Children's Vision and the New Classroom Technology
How You Can Help Prevent Eyestrain
You can help your child prevent eyestrain, as well as neck and back pain, by taking these steps:
- Place the screen between 20 to 28 inches away from your child's eyes. Align the top of the screen at eye level so that children look down at the screen while they work.
- Use low-watt bulbs in lighting fixtures as well as drapes or blinds to reduce glare from windows.
- Choose a comfortable, supportive chair positioned so that the child's feet are flat on the floor.
- Encourage children to move around and change positions while working.
- Suggest that they limit leisure screen time to two hours or less a day. This includes watching TV, playing video games, and using mobile phones.
- Teach kids to rest their eyes. Every 20 minutes, tell them to look at least 20 feet away for 20 seconds. Also remind children to blink regularly to prevent dry, irritated eyes.

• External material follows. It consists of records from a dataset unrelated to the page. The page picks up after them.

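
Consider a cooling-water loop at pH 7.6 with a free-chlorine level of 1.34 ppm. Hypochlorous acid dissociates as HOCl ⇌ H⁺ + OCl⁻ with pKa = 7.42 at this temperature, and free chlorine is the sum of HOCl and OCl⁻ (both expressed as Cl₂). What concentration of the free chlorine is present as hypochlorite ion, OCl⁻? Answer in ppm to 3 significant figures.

0.807 ppm

[OCl⁻]/[HOCl] = 10^(pH − pKa) = 10^(7.6 − 7.42) = 10^0.18 = 1.514.
Fraction as HOCl = 1 / (1 + 1.514) = 0.3978.
OCl⁻ = (1 − 0.3978) × 1.34 ppm = 0.8069 ppm.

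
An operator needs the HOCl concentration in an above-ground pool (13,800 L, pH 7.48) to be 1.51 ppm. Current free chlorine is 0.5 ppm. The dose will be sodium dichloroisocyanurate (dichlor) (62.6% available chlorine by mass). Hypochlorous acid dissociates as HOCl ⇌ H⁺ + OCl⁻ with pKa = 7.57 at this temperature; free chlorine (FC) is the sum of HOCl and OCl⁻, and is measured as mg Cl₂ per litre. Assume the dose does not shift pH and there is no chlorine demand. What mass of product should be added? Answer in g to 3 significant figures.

49.3 g

[OCl⁻]/[HOCl] = 10^(pH − pKa) = 10^(7.48 − 7.57) = 0.8128; fraction as HOCl = 1/(1 + 0.8128) = 0.5516.
Free chlorine required for 1.51 ppm HOCl: 1.51 / 0.5516 = 2.737 ppm.
FC to add: 2.737 − 0.5 = 2.237 mg/L as Cl₂.
Cl₂ equivalent: 2.237 mg/L × 13,800 L = 30.88 g.
Product at 62.6% available Cl: 30.88 / 0.626 = 49.32 g.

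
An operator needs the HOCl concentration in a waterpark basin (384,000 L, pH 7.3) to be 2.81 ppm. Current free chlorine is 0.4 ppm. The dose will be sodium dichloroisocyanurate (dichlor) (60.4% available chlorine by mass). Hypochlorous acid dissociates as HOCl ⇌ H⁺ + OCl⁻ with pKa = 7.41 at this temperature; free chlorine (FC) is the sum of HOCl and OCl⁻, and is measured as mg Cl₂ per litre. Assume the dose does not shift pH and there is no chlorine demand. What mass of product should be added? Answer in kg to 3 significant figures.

2.92 kg

[OCl⁻]/[HOCl] = 10^(pH − pKa) = 10^(7.3 − 7.41) = 0.7762; fraction as HOCl = 1/(1 + 0.7762) = 0.563.
Free chlorine required for 2.81 ppm HOCl: 2.81 / 0.563 = 4.991 ppm.
FC to add: 4.991 − 0.4 = 4.591 mg/L as Cl₂.
Cl₂ equivalent: 4.591 mg/L × 384,000 L = 1763 g.
Product at 60.4% available Cl: 1763 / 0.604 = 2919 g.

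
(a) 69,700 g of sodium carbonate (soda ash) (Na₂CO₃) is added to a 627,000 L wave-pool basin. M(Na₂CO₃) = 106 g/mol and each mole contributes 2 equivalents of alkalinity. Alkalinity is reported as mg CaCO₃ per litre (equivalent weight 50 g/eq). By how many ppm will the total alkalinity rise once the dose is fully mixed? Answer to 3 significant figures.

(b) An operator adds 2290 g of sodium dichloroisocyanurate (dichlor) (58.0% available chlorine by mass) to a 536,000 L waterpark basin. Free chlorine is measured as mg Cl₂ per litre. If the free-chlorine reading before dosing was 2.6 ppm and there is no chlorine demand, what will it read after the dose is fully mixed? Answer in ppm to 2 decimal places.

(a) 105 ppm; (b) 5.08 ppm

(a) Moles of Na₂CO₃: 69,700 g ÷ 106 g/mol = 657.5 mol → 1315 eq of alkalinity.
(a) As CaCO₃: 1315 eq × 50 g/eq = 65,750 g.
(a) Rise: 65,750 g / 627,000 L × 1000 = 104.9 mg/L.

(b) Available chlorine delivered: 2290 g × 0.58 = 1328 g as Cl₂.
(b) Concentration rise: 1328 g / 536,000 L = 2.478 mg/L = 2.48 ppm.
(b) Final FC: 2.6 + 2.48 = 5.08 ppm.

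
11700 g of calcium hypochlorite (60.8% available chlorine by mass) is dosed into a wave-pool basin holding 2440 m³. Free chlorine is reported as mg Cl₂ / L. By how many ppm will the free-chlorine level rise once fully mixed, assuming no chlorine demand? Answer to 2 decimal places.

2.92 ppm

Volume: 2440 m³ = 2,440,000 L.
Available chlorine delivered: 11,700 g × 0.608 = 7114 g as Cl₂.
Concentration rise: 7114 g / 2,440,000 L = 2.915 mg/L = 2.92 ppm.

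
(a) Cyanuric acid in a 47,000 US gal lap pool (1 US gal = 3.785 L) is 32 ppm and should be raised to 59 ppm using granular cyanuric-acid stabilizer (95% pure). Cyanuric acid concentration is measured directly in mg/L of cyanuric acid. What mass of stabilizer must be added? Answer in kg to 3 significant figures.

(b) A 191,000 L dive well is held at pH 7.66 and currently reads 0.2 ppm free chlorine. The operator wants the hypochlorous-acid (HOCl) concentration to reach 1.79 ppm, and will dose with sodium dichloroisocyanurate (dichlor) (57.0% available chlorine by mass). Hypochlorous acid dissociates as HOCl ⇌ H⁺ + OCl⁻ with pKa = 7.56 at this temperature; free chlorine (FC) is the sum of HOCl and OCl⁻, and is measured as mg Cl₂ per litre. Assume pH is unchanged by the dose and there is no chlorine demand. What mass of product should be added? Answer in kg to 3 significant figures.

(a) Volume: 47,000 US gal × 3.785 L/gal = 177,895 L.
(a) CYA to add: (59 − 32) = 27 mg/L × 177,895 L = 4803 g cyanuric acid.
(a) At 95% purity: 4803 / 0.95 = 5056 g product.

(b) [OCl⁻]/[HOCl] = 10^(pH − pKa) = 10^(7.66 − 7.56) = 1.259; fraction as HOCl = 1/(1 + 1.259) = 0.4427.
(b) Free chlorine required for 1.79 ppm HOCl: 1.79 / 0.4427 = 4.043 ppm.
(b) FC to add: 4.043 − 0.2 = 3.843 mg/L as Cl₂.
(b) Cl₂ equivalent: 3.843 mg/L × 191,000 L = 734.1 g.
(b) Product at 57.0% available Cl: 734.1 / 0.57 = 1288 g.

(a) 5.06 kg; (b) 1.29 kg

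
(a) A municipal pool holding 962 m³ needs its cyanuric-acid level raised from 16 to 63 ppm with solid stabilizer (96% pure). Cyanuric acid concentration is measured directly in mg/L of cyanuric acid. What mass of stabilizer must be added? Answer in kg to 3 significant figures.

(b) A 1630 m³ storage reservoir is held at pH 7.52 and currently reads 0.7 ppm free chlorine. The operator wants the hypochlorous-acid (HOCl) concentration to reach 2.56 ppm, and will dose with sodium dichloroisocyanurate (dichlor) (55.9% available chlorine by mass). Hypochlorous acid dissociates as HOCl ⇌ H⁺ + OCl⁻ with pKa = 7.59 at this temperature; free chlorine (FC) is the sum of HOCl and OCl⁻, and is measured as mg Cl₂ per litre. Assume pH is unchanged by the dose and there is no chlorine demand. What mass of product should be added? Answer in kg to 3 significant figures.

(a) 47.1 kg; (b) 11.8 kg

(a) Volume: 962 m³ = 962,000 L.
(a) CYA to add: (63 − 16) = 47 mg/L × 962,000 L = 45,210 g cyanuric acid.
(a) At 96% purity: 45,210 / 0.96 = 47,100 g product.

(b) Volume: 1630 m³ = 1,630,000 L.
(b) [OCl⁻]/[HOCl] = 10^(pH − pKa) = 10^(7.52 − 7.59) = 0.8511; fraction as HOCl = 1/(1 + 0.8511) = 0.5402.
(b) Free chlorine required for 2.56 ppm HOCl: 2.56 / 0.5402 = 4.739 ppm.
(b) FC to add: 4.739 − 0.7 = 4.039 mg/L as Cl₂.
(b) Cl₂ equivalent: 4.039 mg/L × 1,630,000 L = 6583 g.
(b) Product at 55.9% available Cl: 6583 / 0.559 = 11,780 g.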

- Take notice if children are squinting, frowning at the screen, or rubbing their eyes, says Hoenig. These are all signs of eyestrain. Make sure their prescription wear is up to date.

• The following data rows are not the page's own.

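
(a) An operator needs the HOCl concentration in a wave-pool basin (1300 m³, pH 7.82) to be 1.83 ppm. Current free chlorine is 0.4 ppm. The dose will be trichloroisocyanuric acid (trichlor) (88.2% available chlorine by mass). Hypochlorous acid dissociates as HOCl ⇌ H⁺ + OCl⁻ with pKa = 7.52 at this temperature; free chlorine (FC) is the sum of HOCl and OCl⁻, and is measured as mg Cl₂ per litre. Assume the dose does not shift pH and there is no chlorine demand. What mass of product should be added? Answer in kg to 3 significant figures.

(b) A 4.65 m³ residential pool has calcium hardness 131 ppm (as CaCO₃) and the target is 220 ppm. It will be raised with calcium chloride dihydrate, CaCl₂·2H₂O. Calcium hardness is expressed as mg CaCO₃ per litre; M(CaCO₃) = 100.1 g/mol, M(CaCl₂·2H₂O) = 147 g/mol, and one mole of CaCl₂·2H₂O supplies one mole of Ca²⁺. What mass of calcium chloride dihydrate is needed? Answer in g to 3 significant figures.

(a) Volume: 1300 m³ = 1,300,000 L.
(a) [OCl⁻]/[HOCl] = 10^(pH − pKa) = 10^(7.82 − 7.52) = 1.995; fraction as HOCl = 1/(1 + 1.995) = 0.3339.
(a) Free chlorine required for 1.83 ppm HOCl: 1.83 / 0.3339 = 5.481 ppm.
(a) FC to add: 5.481 − 0.4 = 5.081 mg/L as Cl₂.
(a) Cl₂ equivalent: 5.081 mg/L × 1,300,000 L = 6606 g.
(a) Product at 88.2% available Cl: 6606 / 0.882 = 7489 g.

(b) Volume: 4.65 m³ = 4,650 L.
(b) Hardness to add: (220 − 131) = 89 mg/L as CaCO₃ × 4,650 L = 413.9 g as CaCO₃.
(b) Moles of Ca²⁺ (1 mol Ca²⁺ ≡ 1 mol CaCO₃): 413.9 / 100.1 g/mol = 4.134 mol.
(b) Mass of CaCl₂·2H₂O: 4.134 × 147 = 607.8 g.

(a) 7.49 kg; (b) 608 g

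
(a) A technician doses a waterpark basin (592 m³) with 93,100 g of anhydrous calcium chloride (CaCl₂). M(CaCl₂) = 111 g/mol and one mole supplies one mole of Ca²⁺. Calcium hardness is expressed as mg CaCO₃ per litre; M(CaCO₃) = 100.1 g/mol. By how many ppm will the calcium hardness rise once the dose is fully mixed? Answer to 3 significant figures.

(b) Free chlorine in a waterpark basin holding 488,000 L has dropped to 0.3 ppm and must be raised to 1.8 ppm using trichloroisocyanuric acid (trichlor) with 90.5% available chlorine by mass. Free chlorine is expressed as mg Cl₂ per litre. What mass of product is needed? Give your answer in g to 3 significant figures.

(a) Volume: 592 m³ = 592,000 L.
(a) Moles of Ca²⁺: 93,100 g ÷ 111 g/mol = 838.7 mol.
(a) As CaCO₃: 838.7 mol × 100.1 g/mol = 83,960 g.
(a) Rise: 83,960 g / 592,000 L × 1000 = 141.8 mg/L.

(b) Chlorine deficit: 1.8 − 0.3 = 1.5 ppm = 1.5 mg/L as Cl₂.
(b) Cl₂ equivalent needed: 1.5 mg/L × 488,000 L = 732,000 mg = 732 g.
(b) Product at 90.5% available chlorine: 732 / 0.905 = 808.8 g.

(a) 142 ppm; (b) 809 g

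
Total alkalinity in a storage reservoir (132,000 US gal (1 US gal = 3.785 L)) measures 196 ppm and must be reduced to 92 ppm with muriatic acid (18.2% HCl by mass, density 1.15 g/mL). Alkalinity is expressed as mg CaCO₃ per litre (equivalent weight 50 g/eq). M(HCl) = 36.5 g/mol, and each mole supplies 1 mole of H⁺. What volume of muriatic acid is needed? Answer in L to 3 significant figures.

Volume: 132,000 US gal × 3.785 L/gal = 499,620 L.
Alkalinity to neutralize: (196 − 92) = 104 mg/L as CaCO₃ × 499,620 L = 51,960 g as CaCO₃.
Equivalents of H⁺ required: 51,960 ÷ 50 g/eq = 1039 eq = 1039 mol HCl.
Mass of HCl: 1039 × 36.5 = 37,930 g.
Mass of 18.2% solution: 37,930 / 0.182 = 208,400 g.
Volume: 208,400 g ÷ 1.15 g/mL = 181,200 mL.

181 L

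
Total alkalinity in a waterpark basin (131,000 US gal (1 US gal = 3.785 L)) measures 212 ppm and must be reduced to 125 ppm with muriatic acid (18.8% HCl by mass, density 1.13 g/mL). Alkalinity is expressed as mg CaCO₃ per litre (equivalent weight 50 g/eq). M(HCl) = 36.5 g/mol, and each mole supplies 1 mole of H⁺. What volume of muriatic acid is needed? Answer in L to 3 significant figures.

148 L

Volume: 131,000 US gal × 3.785 L/gal = 495,835 L.
Alkalinity to neutralize: (212 − 125) = 87 mg/L as CaCO₃ × 495,835 L = 43,140 g as CaCO₃.
Equivalents of H⁺ required: 43,140 ÷ 50 g/eq = 862.8 eq = 862.8 mol HCl.
Mass of HCl: 862.8 × 36.5 = 31,490 g.
Mass of 18.8% solution: 31,490 / 0.188 = 167,500 g.
Volume: 167,500 g ÷ 1.13 g/mL = 148,200 mL.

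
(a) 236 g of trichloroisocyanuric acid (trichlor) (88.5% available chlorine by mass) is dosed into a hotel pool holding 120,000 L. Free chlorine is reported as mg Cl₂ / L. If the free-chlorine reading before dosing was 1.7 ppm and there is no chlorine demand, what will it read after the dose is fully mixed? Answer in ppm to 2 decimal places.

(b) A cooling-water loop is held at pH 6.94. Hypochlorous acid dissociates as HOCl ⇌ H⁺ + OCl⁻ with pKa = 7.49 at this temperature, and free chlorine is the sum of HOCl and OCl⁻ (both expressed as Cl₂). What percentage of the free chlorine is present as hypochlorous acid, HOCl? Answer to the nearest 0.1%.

(a) 3.44 ppm; (b) 78.0%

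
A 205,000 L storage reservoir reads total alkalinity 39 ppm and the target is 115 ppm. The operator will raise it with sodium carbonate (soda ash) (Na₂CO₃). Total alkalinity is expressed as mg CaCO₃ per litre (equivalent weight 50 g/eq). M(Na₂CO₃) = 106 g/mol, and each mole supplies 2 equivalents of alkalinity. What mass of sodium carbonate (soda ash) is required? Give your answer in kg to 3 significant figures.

Alkalinity to add: (115 − 39) = 76 mg/L as CaCO₃ × 205,000 L = 15,580 g as CaCO₃.
Equivalents: 15,580 g ÷ 50 g/eq = 311.6 eq.
Each mole of Na₂CO₃ supplies 2 eq, so 311.6 / 2 = 155.8 mol.
Mass: 155.8 mol × 106 g/mol = 16,510 g.

16.5 kg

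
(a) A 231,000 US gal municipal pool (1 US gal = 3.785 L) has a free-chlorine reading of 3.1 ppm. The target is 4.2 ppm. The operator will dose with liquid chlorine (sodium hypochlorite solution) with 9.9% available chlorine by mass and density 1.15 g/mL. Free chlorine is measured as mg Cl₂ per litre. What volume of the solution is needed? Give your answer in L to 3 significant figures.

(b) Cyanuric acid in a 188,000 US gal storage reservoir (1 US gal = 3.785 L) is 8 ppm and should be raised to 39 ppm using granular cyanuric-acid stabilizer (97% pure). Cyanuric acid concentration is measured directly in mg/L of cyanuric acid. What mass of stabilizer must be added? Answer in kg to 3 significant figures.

(a) 8.45 L; (b) 22.7 kg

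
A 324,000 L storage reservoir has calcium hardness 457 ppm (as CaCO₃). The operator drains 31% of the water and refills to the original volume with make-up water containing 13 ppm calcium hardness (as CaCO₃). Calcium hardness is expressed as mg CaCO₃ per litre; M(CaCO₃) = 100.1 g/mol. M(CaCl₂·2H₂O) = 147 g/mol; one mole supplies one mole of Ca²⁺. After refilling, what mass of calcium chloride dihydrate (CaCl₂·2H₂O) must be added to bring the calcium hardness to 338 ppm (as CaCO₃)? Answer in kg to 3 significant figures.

8.87 kg

After draining 31% and refilling: 457 × 0.69 + 13 × 0.31 = 319.36 ppm.
Deficit to target: 338 − 319.36 = 18.64 mg/L.
As CaCO₃: 18.64 mg/L × 324,000 L = 6039 g; ÷ 100.1 = 60.33 mol Ca²⁺.
Mass: 60.33 × 147 = 8869 g.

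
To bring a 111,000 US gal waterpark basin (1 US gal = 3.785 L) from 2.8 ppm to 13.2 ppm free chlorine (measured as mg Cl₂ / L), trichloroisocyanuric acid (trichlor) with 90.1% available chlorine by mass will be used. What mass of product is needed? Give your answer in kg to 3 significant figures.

Volume: 111,000 US gal × 3.785 L/gal = 420,135 L.
Chlorine deficit: 13.2 − 2.8 = 10.4 ppm = 10.4 mg/L as Cl₂.
Cl₂ equivalent needed: 10.4 mg/L × 420,135 L = 4,369,000 mg = 4369 g.
Product at 90.1% available chlorine: 4369 / 0.901 = 4850 g.

4.85 kg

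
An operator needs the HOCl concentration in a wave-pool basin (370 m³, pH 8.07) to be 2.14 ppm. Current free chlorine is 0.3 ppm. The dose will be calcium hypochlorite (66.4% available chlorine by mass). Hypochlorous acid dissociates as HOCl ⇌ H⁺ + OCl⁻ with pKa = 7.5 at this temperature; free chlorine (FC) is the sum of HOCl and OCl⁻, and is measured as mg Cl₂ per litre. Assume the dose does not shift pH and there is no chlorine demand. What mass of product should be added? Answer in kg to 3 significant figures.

5.46 kg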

- Glasses may be needed for some people with computer vision syndrome. A single or bifocal lens, or tinted lens material, may help increase contrast perception and filter out glare and reflective light to reduce symptoms of eye strain.

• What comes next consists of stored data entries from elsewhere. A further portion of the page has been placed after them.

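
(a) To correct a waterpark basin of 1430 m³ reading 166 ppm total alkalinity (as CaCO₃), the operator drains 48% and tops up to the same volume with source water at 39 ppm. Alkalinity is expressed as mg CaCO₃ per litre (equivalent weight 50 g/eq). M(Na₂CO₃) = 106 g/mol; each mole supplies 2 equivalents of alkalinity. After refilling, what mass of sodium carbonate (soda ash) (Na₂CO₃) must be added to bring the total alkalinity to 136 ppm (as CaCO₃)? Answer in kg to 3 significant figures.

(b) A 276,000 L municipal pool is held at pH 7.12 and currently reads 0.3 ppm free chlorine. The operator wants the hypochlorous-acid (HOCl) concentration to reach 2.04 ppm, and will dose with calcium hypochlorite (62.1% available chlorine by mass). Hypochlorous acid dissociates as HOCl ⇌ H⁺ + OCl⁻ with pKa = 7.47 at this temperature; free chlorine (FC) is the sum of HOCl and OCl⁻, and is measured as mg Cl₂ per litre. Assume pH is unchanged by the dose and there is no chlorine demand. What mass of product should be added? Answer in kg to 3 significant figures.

(a) 46.9 kg; (b) 1.18 kg

(a) Volume: 1430 m³ = 1,430,000 L.
(a) After draining 48% and refilling: 166 × 0.52 + 39 × 0.48 = 105.04 ppm.
(a) Deficit to target: 136 − 105.04 = 30.96 mg/L.
(a) As CaCO₃: 30.96 mg/L × 1,430,000 L = 44,270 g; ÷ 50 g/eq ÷ 2 = 442.7 mol Na₂CO₃.
(a) Mass: 442.7 × 106 = 46,930 g.

(b) [OCl⁻]/[HOCl] = 10^(pH − pKa) = 10^(7.12 − 7.47) = 0.4467; fraction as HOCl = 1/(1 + 0.4467) = 0.6912.
(b) Free chlorine required for 2.04 ppm HOCl: 2.04 / 0.6912 = 2.951 ppm.
(b) FC to add: 2.951 − 0.3 = 2.651 mg/L as Cl₂.
(b) Cl₂ equivalent: 2.651 mg/L × 276,000 L = 731.7 g.
(b) Product at 62.1% available Cl: 731.7 / 0.621 = 1178 g.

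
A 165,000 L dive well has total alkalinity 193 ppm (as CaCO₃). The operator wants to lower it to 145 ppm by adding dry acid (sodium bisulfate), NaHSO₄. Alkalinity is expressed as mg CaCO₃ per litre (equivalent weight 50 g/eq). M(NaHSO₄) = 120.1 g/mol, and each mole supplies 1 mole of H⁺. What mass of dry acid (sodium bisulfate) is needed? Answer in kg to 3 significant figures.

19.0 kg

Alkalinity to neutralize: (193 − 145) = 48 mg/L as CaCO₃ × 165,000 L = 7920 g as CaCO₃.
Equivalents of H⁺ required: 7920 ÷ 50 g/eq = 158.4 eq = 158.4 mol NaHSO₄.
Mass of NaHSO₄: 158.4 × 120.1 = 19,020 g.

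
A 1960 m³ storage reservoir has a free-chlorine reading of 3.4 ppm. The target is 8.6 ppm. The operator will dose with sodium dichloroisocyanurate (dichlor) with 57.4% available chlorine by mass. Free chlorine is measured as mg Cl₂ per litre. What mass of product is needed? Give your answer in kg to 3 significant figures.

Volume: 1960 m³ = 1,960,000 L.
Chlorine deficit: 8.6 − 3.4 = 5.2 ppm = 5.2 mg/L as Cl₂.
Cl₂ equivalent needed: 5.2 mg/L × 1,960,000 L = 10,190,000 mg = 10,190 g.
Product at 57.4% available chlorine: 10,190 / 0.574 = 17,760 g.

17.8 kg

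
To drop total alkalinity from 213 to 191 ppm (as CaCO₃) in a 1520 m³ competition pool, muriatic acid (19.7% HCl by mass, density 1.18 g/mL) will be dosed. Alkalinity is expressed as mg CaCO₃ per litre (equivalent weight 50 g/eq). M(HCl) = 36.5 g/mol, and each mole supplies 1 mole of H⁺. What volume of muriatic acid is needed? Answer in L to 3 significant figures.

105 L

Volume: 1520 m³ = 1,520,000 L.
Alkalinity to neutralize: (213 − 191) = 22 mg/L as CaCO₃ × 1,520,000 L = 33,440 g as CaCO₃.
Equivalents of H⁺ required: 33,440 ÷ 50 g/eq = 668.8 eq = 668.8 mol HCl.
Mass of HCl: 668.8 × 36.5 = 24,410 g.
Mass of 19.7% solution: 24,410 / 0.197 = 123,900 g.
Volume: 123,900 g ÷ 1.18 g/mL = 105,000 mL.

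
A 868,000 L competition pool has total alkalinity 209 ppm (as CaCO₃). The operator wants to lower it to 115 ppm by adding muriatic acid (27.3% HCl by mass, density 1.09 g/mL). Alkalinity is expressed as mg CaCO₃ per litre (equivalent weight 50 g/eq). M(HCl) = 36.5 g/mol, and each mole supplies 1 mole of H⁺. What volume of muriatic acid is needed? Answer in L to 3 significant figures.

200 L

Alkalinity to neutralize: (209 − 115) = 94 mg/L as CaCO₃ × 868,000 L = 81,590 g as CaCO₃.
Equivalents of H⁺ required: 81,590 ÷ 50 g/eq = 1632 eq = 1632 mol HCl.
Mass of HCl: 1632 × 36.5 = 59,560 g.
Mass of 27.3% solution: 59,560 / 0.273 = 218,200 g.
Volume: 218,200 g ÷ 1.09 g/mL = 200,200 mL.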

Using 3D: The Newest Classroom Technology
3D is an exciting and fun new technology being used in many classrooms all across the country. Sheedy, along with other vision health experts, was involved in the recent AOA report, "3D in the Classroom: See Well, Learn Well." It conclusively states that watching 3D images does not harm children's eyesight. In fact, says Sheedy, "viewing 3D is actually a pretty good screening mechanism for people who've got vision problems."
In order to see something in 3D, each eye needs to process a separate image, Sheedy explains. The 3D glasses help us do that. Your eyes need to converge, or come together, to see the 3D objects that appear closer to you, yet your focus remains on the main display screen. This challenges our eye coordination and eye focusing skills. Thus, it can reveal weaknesses in our vision that aren't detected in simple vision tests.
While the majority of people don't have problems viewing 3D, some experience eyestrain, headaches, nausea, discomfort, or dizziness, says Hoenig. Others just can't see the 3D images. This may be a sign of eye health problems such as lazy eye, poor focusing and coordination skills, or vision misalignment. Hoenig and Sheedy both recommend that parents ask children how they feel after viewing 3D. If the child complains of any of these symptoms, schedule an appointment for a full eye exam that includes testing eye coordination and focusing skills. The good news is that most of these children's vision problems can be treated with glasses or contact lenses.
Both experts also suggest having an eye exam at the beginning of each school year. "At this time of year when you're buying notebooks and school clothes, you ought to be thinking of getting the eyes ready for school," Sheedy says. "The eyes are pretty important to the learning process."